The result is I get an IP address in the range 169.254.*.*. The default route points at the host0 interface without going through any gateway/router. Attempts to reach internet servers e.g. 8.8.8.8 fail with "No route to host". (No point working out DNS if this doesn't work).

If I run tcpdump -i ve-fedora-25 on the host, I can see the DHCP requests, but they are not responded to. systemd-networkd is definitely running on the host. The host-side logs show "Gained carrier" on ve-fedora-25, and networkctl shows this as "routable" & "configured" all in green.

My system is Fedora 25. I want an OS container I can connect to using TCP/IP, and at the same time be able to connect out to the world (e.g. to run the dnf package manager). Just as libvirt VMs work so easily out-of-the-box. What has gone wrong?

Best Answer

The problem is Fedora's firewalld. It seems nspawn was never integrated with firewalld. (nspawn isn't correctly integrated with Fedora's SELinux policy either).
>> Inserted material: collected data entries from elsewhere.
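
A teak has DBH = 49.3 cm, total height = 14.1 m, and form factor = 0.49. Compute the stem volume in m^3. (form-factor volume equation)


Formula: V = pi * (DBH/200)^2 * H * ff
Radius = DBH/200 = 49.3/200 = 0.2465 m
Radius^2 = 0.2465^2 = 0.06076225 m^2
V = pi * 0.06076225 * 14.1 * 0.49
V = 1.319 m^3

1.319


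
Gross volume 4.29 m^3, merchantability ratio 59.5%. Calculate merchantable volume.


Formula: MV = V_total * (merchantable_pct / 100)
Merchantable fraction = 59.5% / 100 = 0.595
MV = 4.29 m^3 * 0.595 = 2.553 m^3

2.553


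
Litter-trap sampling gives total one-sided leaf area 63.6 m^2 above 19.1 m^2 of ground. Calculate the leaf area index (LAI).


Formula: LAI = total leaf area / ground area  (dimensionless)
LAI = 63.6 m^2 / 19.1 m^2
LAI = 3.33

3.33


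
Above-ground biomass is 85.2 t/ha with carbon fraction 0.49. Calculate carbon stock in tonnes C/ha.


Formula: Carbon Stock = Biomass * Carbon Fraction
C = 85.2 t/ha * 0.49
C = 41.7 t C/ha

41.7


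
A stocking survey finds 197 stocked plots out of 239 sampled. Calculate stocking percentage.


Formula: Stocking % = stocked plots / total plots * 100
Stocking = 197 / 239 * 100
Stocking = 0.8243 * 100 = 82.4%

82.4


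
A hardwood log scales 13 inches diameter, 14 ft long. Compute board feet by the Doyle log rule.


Doyle: BF = (D - 4)^2 * L / 16
Adjusted diameter = 13 - 4 = 9 in
(D-4)^2 = 9^2 = 81
BF = 81 * 14 / 16 = 71 BF

71


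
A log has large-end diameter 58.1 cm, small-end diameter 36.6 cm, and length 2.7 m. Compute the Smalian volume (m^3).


Smalian: V = (A1 + A2)/2 * L,  A = pi*(D/200)^2
A1 = pi*(58.1/200)^2 = 0.26512 m^2
A2 = pi*(36.6/200)^2 = 0.105209 m^2
V = (0.26512+0.105209)/2*2.7 = 0.4999 m^3

0.4999


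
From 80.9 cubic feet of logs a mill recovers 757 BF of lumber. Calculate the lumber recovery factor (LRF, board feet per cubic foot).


Formula: LRF = Lumber Output (BF) / Log Input (ft^3)
LRF = 757 BF / 80.9 ft^3
LRF = 9.36 BF/ft^3

9.36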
As mentioned in the question, libvirt is working fine :). We can use the same trick people discovered for running containers with LXC on Fedora.

Update: the workaround stopped working after I upgraded to Fedora 30.


Run systemd-nspawn with the option --network-bridge virbr0. Instead of relying on systemd-networkd, this leverages libvirtd.service. The latter service is already started by default on Fedora. In the guest, set up your preferred DHCP client as usual.

DNS resolution when using systemd-networkd as DHCP client

Using systemd-networkd as a DHCP client might accidentally work on its own, if you may have a left-over /etc/resolv.conf from a previous container boot. But you can't rely on this working in general. It's really designed to be run together with systemd-resolved.service.

In turn, systemd-resolved is intended to be used with nss-resolve. However this is not essential AIUI.